Sunday, January 4, 2009

The Burning Desire

When you discover your mission, you will feel its demand. It will fill you with enthusiasm and a burning desire to get to work on it.
**W. Clement Stone**

       I'm not big on the whole New Year's resolution thing. I keep the same goals until I meet them or decided it is no longer in my best interest to pursue them and I don't tie the formation of these goals to an arbitrary calendar mark. I prefer to let them follow the course of inspiration, determination, and success. My current fitness goals are not new or surprising: Get down to my goal weight, run my first half marathon, and finish a 10K in less than an hour.
      Some goals seem to be with me forever. I've met my goal weight a few times, but it usually doesn't last and I was raised to always eat and live with the goal of loosing 10 pounds. It is often the only thing standing between me and the candy display at the checkout counter, and without this never ending goal, I'd need to loose a lot more.
      My burning desire goals, the ones that keep me inspired, working, and focused, change often. I'm always learning something new, finding inspiration, and discovering new things that I never knew existed or I never thought were in the realm of possibility for me. Growing up, I was told marathons were for crazy people that ran until they peed blood, (my mother still tells me this regularly, including last week.) I'd never heard of half marathons, I guess it never occurred to me that there was anything between a 10K and a marathon. I knew about 10Ks because my dad ran a couple, but that was in the 70's or maybe 80's. However, once I started running and realizing it wasn't has hard as I thought, I discovered new goals. As distances got easier physically, they got easier mentally too and I caught the racing bug.
       I've never been good at doing things I couldn't be the best at. As kid I quit if it wasn't easy and natural, and I definitely quit anything I couldn't master quickly.
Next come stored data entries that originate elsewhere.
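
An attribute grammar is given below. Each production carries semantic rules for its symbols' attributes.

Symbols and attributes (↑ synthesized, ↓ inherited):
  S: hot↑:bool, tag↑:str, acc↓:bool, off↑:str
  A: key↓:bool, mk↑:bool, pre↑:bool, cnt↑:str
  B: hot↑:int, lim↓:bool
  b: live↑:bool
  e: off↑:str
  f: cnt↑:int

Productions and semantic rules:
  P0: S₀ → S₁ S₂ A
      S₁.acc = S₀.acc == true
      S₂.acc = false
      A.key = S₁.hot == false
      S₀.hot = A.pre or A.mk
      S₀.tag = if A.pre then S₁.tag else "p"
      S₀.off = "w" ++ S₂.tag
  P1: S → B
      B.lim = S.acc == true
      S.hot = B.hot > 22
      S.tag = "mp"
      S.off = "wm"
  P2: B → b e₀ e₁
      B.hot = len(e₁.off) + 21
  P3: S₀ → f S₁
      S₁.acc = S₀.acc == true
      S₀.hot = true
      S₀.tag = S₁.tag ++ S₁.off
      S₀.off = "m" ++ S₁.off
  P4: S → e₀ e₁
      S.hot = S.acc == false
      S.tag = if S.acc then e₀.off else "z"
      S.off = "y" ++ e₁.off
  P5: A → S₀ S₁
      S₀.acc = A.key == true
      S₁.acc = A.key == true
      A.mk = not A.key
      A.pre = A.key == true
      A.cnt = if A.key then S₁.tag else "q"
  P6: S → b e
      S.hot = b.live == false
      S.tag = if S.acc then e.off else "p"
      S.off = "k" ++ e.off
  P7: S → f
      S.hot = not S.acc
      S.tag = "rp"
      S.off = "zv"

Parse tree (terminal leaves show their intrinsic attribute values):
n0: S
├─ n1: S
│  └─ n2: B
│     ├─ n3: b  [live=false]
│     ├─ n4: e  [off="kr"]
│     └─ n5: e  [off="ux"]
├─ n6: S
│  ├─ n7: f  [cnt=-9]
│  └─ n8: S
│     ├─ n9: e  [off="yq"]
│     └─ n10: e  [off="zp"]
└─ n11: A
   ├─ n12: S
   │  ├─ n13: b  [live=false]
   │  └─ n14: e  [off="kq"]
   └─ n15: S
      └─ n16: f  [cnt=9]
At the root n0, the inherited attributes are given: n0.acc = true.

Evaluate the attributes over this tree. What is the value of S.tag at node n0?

1. n0.acc = true  [given at root]
2. n1.acc = true  [S₀.acc == true]
3. n2.lim = true  [S.acc == true]
4. n3.live = false  [terminal]
5. n4.off = "kr"  [terminal]
6. n5.off = "ux"  [terminal]
7. n2.hot = 23  [len(e₁.off) + 21]
8. n1.hot = true  [B.hot > 22]
9. n1.tag = "mp"  ["mp"]
10. n1.off = "wm"  ["wm"]
11. n6.acc = false  [false]
12. n7.cnt = -9  [terminal]
13. n8.acc = false  [S₀.acc == true]
14. n9.off = "yq"  [terminal]
15. n10.off = "zp"  [terminal]
16. n8.hot = true  [S.acc == false]
17. n8.tag = "z"  [if S.acc then e₀.off else "z"]
18. n8.off = "yzp"  ["y" ++ e₁.off]
19. n6.hot = true  [true]
20. n6.tag = "zyzp"  [S₁.tag ++ S₁.off]
21. n6.off = "myzp"  ["m" ++ S₁.off]
22. n11.key = false  [S₁.hot == false]
23. n12.acc = false  [A.key == true]
24. n13.live = false  [terminal]
25. n14.off = "kq"  [terminal]
26. n12.hot = true  [b.live == false]
27. n12.tag = "p"  [if S.acc then e.off else "p"]
28. n12.off = "kkq"  ["k" ++ e.off]
29. n15.acc = false  [A.key == true]
30. n16.cnt = 9  [terminal]
31. n15.hot = true  [not S.acc]
32. n15.tag = "rp"  ["rp"]
33. n15.off = "zv"  ["zv"]
34. n11.mk = true  [not A.key]
35. n11.pre = false  [A.key == true]
36. n11.cnt = "q"  [if A.key then S₁.tag else "q"]
37. n0.hot = true  [A.pre or A.mk]
38. n0.tag = "p"  [if A.pre then S₁.tag else "p"]
39. n0.off = "wzyzp"  ["w" ++ S₂.tag]

"p"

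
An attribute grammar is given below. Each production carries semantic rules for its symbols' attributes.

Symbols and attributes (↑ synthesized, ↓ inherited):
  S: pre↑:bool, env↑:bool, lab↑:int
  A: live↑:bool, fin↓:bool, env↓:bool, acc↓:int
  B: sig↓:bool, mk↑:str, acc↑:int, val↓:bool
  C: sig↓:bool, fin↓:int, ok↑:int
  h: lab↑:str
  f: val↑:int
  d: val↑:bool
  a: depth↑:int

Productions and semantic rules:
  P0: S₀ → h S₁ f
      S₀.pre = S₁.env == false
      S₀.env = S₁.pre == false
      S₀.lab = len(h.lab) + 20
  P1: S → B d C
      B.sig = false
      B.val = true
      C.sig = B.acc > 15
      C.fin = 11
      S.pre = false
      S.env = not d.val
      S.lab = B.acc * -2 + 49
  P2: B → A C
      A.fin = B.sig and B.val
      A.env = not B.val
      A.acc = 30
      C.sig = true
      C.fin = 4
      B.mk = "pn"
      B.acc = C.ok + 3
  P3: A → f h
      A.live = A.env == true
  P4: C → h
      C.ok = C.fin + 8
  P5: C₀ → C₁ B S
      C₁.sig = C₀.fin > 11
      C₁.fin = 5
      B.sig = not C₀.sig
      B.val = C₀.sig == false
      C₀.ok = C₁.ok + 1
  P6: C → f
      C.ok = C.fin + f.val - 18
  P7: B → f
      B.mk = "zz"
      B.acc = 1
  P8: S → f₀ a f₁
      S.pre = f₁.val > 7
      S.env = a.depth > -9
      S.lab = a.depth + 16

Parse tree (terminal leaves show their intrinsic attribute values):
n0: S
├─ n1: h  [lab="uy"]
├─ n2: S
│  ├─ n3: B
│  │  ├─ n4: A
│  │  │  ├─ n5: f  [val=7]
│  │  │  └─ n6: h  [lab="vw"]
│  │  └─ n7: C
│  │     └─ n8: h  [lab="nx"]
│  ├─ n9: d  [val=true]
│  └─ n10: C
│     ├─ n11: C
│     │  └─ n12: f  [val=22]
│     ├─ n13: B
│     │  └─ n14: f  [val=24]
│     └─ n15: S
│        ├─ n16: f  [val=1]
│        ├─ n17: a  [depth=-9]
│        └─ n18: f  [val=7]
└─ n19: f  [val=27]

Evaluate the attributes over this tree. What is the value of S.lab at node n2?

1. n1.lab = "uy"  [terminal]
2. n3.sig = false  [false]
3. n3.val = true  [true]
4. n4.fin = false  [B.sig and B.val]
5. n4.env = false  [not B.val]
6. n4.acc = 30  [30]
7. n5.val = 7  [terminal]
8. n6.lab = "vw"  [terminal]
9. n4.live = false  [A.env == true]
10. n7.sig = true  [true]
11. n7.fin = 4  [4]
12. n8.lab = "nx"  [terminal]
13. n7.ok = 12  [C.fin + 8]
14. n3.mk = "pn"  ["pn"]
15. n3.acc = 15  [C.ok + 3]
16. n9.val = true  [terminal]
17. n10.sig = false  [B.acc > 15]
18. n10.fin = 11  [11]
19. n11.sig = false  [C₀.fin > 11]
20. n11.fin = 5  [5]
21. n12.val = 22  [terminal]
22. n11.ok = 9  [C.fin + f.val - 18]
23. n13.sig = true  [not C₀.sig]
24. n13.val = true  [C₀.sig == false]
25. n14.val = 24  [terminal]
26. n13.mk = "zz"  ["zz"]
27. n13.acc = 1  [1]
28. n16.val = 1  [terminal]
29. n17.depth = -9  [terminal]
30. n18.val = 7  [terminal]
31. n15.pre = false  [f₁.val > 7]
32. n15.env = false  [a.depth > -9]
33. n15.lab = 7  [a.depth + 16]
34. n10.ok = 10  [C₁.ok + 1]
35. n2.pre = false  [false]
36. n2.env = false  [not d.val]
37. n2.lab = 19  [B.acc * -2 + 49]
38. n19.val = 27  [terminal]
39. n0.pre = true  [S₁.env == false]
40. n0.env = true  [S₁.pre == false]
41. n0.lab = 22  [len(h.lab) + 20]

19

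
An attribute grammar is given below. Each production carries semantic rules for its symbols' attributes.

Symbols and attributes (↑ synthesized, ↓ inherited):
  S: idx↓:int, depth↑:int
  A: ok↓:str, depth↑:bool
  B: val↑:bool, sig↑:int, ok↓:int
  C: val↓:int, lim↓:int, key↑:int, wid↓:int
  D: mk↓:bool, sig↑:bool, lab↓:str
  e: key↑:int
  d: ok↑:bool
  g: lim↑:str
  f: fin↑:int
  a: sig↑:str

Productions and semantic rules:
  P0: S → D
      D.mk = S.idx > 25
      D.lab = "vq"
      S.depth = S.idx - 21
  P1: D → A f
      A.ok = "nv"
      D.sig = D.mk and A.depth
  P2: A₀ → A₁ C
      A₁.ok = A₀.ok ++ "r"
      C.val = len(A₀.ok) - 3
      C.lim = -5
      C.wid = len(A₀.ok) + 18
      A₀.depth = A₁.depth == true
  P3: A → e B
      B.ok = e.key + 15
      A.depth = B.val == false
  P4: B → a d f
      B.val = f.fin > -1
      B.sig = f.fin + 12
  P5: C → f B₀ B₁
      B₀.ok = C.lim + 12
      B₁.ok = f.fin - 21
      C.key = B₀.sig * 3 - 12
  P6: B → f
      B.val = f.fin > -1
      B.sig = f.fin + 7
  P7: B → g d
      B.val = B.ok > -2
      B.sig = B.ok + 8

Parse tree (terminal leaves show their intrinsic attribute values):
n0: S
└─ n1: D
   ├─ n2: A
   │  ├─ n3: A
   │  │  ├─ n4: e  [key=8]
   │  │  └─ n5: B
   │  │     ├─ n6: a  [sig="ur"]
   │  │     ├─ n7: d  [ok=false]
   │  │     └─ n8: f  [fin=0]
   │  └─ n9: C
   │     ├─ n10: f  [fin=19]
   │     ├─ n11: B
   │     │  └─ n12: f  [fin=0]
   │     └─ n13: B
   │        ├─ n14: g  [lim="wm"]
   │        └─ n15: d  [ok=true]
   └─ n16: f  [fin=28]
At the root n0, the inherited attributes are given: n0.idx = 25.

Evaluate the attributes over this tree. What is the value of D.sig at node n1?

false

1. n0.idx = 25  [given at root]
2. n1.mk = false  [S.idx > 25]
3. n1.lab = "vq"  ["vq"]
4. n2.ok = "nv"  ["nv"]
5. n3.ok = "nvr"  [A₀.ok ++ "r"]
6. n4.key = 8  [terminal]
7. n5.ok = 23  [e.key + 15]
8. n6.sig = "ur"  [terminal]
9. n7.ok = false  [terminal]
10. n8.fin = 0  [terminal]
11. n5.val = true  [f.fin > -1]
12. n5.sig = 12  [f.fin + 12]
13. n3.depth = false  [B.val == false]
14. n9.val = -1  [len(A₀.ok) - 3]
15. n9.lim = -5  [-5]
16. n9.wid = 20  [len(A₀.ok) + 18]
17. n10.fin = 19  [terminal]
18. n11.ok = 7  [C.lim + 12]
19. n12.fin = 0  [terminal]
20. n11.val = true  [f.fin > -1]
21. n11.sig = 7  [f.fin + 7]
22. n13.ok = -2  [f.fin - 21]
23. n14.lim = "wm"  [terminal]
24. n15.ok = true  [terminal]
25. n13.val = false  [B.ok > -2]
26. n13.sig = 6  [B.ok + 8]
27. n9.key = 9  [B₀.sig * 3 - 12]
28. n2.depth = false  [A₁.depth == true]
29. n16.fin = 28  [terminal]
30. n1.sig = false  [D.mk and A.depth]
31. n0.depth = 4  [S.idx - 21]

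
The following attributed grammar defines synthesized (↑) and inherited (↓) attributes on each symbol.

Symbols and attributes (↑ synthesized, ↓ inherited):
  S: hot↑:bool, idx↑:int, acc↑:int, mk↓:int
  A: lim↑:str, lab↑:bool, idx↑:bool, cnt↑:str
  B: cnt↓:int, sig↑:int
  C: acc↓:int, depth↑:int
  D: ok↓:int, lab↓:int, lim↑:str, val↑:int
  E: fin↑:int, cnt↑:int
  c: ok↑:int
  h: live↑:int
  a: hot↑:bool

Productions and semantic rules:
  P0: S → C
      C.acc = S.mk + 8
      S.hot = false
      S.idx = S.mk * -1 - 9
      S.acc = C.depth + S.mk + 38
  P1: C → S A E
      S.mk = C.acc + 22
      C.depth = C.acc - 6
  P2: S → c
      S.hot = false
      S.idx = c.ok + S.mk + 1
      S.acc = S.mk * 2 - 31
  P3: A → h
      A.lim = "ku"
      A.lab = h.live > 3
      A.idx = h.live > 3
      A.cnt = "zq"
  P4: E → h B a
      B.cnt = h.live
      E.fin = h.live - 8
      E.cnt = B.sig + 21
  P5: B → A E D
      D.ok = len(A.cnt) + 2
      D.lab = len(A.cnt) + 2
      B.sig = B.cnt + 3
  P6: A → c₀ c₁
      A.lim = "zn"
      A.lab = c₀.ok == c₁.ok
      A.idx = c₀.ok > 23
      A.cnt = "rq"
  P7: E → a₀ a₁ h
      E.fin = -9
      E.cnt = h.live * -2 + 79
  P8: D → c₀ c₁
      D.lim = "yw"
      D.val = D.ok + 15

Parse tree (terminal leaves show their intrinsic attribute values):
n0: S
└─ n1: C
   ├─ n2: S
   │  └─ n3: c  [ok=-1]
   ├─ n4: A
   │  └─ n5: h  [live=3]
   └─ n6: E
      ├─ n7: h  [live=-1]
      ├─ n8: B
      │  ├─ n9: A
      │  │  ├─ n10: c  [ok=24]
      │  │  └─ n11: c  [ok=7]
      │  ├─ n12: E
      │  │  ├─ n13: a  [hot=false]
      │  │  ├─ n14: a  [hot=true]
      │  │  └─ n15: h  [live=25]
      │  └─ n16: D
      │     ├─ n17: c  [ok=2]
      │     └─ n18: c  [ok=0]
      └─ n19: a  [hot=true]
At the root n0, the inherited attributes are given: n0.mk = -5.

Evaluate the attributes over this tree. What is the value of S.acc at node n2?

1. n0.mk = -5  [given at root]
2. n1.acc = 3  [S.mk + 8]
3. n2.mk = 25  [C.acc + 22]
4. n3.ok = -1  [terminal]
5. n2.hot = false  [false]
6. n2.idx = 25  [c.ok + S.mk + 1]
7. n2.acc = 19  [S.mk * 2 - 31]
8. n5.live = 3  [terminal]
9. n4.lim = "ku"  ["ku"]
10. n4.lab = false  [h.live > 3]
11. n4.idx = false  [h.live > 3]
12. n4.cnt = "zq"  ["zq"]
13. n7.live = -1  [terminal]
14. n8.cnt = -1  [h.live]
15. n10.ok = 24  [terminal]
16. n11.ok = 7  [terminal]
17. n9.lim = "zn"  ["zn"]
18. n9.lab = false  [c₀.ok == c₁.ok]
19. n9.idx = true  [c₀.ok > 23]
20. n9.cnt = "rq"  ["rq"]
21. n13.hot = false  [terminal]
22. n14.hot = true  [terminal]
23. n15.live = 25  [terminal]
24. n12.fin = -9  [-9]
25. n12.cnt = 29  [h.live * -2 + 79]
26. n16.ok = 4  [len(A.cnt) + 2]
27. n16.lab = 4  [len(A.cnt) + 2]
28. n17.ok = 2  [terminal]
29. n18.ok = 0  [terminal]
30. n16.lim = "yw"  ["yw"]
31. n16.val = 19  [D.ok + 15]
32. n8.sig = 2  [B.cnt + 3]
33. n19.hot = true  [terminal]
34. n6.fin = -9  [h.live - 8]
35. n6.cnt = 23  [B.sig + 21]
36. n1.depth = -3  [C.acc - 6]
37. n0.hot = false  [false]
38. n0.idx = -4  [S.mk * -1 - 9]
39. n0.acc = 30  [C.depth + S.mk + 38]

19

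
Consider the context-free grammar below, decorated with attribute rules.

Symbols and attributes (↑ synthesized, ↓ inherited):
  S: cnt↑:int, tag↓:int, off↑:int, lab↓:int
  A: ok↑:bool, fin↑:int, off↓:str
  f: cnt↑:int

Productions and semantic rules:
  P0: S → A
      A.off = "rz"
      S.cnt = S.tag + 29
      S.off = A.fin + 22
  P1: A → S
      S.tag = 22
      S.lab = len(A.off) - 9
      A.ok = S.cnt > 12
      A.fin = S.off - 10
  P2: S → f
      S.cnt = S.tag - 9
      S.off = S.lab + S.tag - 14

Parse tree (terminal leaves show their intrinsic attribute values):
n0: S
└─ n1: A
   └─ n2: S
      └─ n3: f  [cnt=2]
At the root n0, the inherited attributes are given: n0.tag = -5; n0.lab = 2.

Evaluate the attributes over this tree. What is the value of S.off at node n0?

13

1. n0.tag = -5  [given at root]
2. n0.lab = 2  [given at root]
3. n1.off = "rz"  ["rz"]
4. n2.tag = 22  [22]
5. n2.lab = -7  [len(A.off) - 9]
6. n3.cnt = 2  [terminal]
7. n2.cnt = 13  [S.tag - 9]
8. n2.off = 1  [S.lab + S.tag - 14]
9. n1.ok = true  [S.cnt > 12]
10. n1.fin = -9  [S.off - 10]
11. n0.cnt = 24  [S.tag + 29]
12. n0.off = 13  [A.fin + 22]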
Now I'm grown up, and although I still like to be first and best, I know I'll never win a race. I joined the game much too late and am not built for speed, but I have been totally blown away at how all runners are treated as winners, even when they finish last. This game of simply setting a new PR, only competing against myself, and having a whole new group of friends that will cheer me on through the ups and downs, is so amazing to me. If running were one of those sports where you are only really welcome if you have talent or look like you fit in, I'd have given up long ago. It is the overwhelming acceptance of the running community that impresses me most. It is the only sport where the hero of the day one day can be the guy running the Boston Marathon, (hi Bruce!), and the next day it the newbie that is excited to have run a few steps for the first time, (keep up the good fight Stanley, you are doing awesome!) I'm also amazed at how effortlessly running bridges the age, gender, race, and religion gaps. When you find a group of people at an office or party chatting about running, it will be the most diverse group in the room. You also discover quickly that everyone has their Achilles Heel, some injury, or other handicap that they have to overcome to keep running. I don't think I've found a runner yet that didn't have to keep an eye on some joint or muscle or chronic condition, so that it doesn't sneak up and bite them on the backside. Runners are not quitters though. Some are following the burning desire to run, others are following the burning desire to stay in shape, get in shape, meet fitness standards for work, or just spend time on the road alone. Whatever the reason, we have all found the same modus operandi to slake our thirst and fuel our burning desire.

4 comments:

greentigress said...

Thank you for your beautiful, inspiring writing, I relate to your post so much! it is true that the last in the race is cheered a lot, because i was 5 minutes later than everyone else on my 10k last year... I also am not happy unless I have 10 lbs to lose, and honestly if I was not trying to keep that goal I would be 25 stone or a lot more than that.

Stan said...

Wow, this was an awesome post. Thank you. Any motivation i have lost since September just came back after reading this. Thank you for everything. It's people like you that make people like me want to be better. :)

Anonymous said...

Great writing Wendy!Hope you don't mind but I’m interested in what was your main drive while crossing Catalina Channel : -)? Adventure, ocean call, curiosity, runaway, love ….. ?

Clare said...

i love the running community too. i recently volunteered at a race i ran last year and got an even BETTER feeling of acceptance and...just happiness! runners are good people.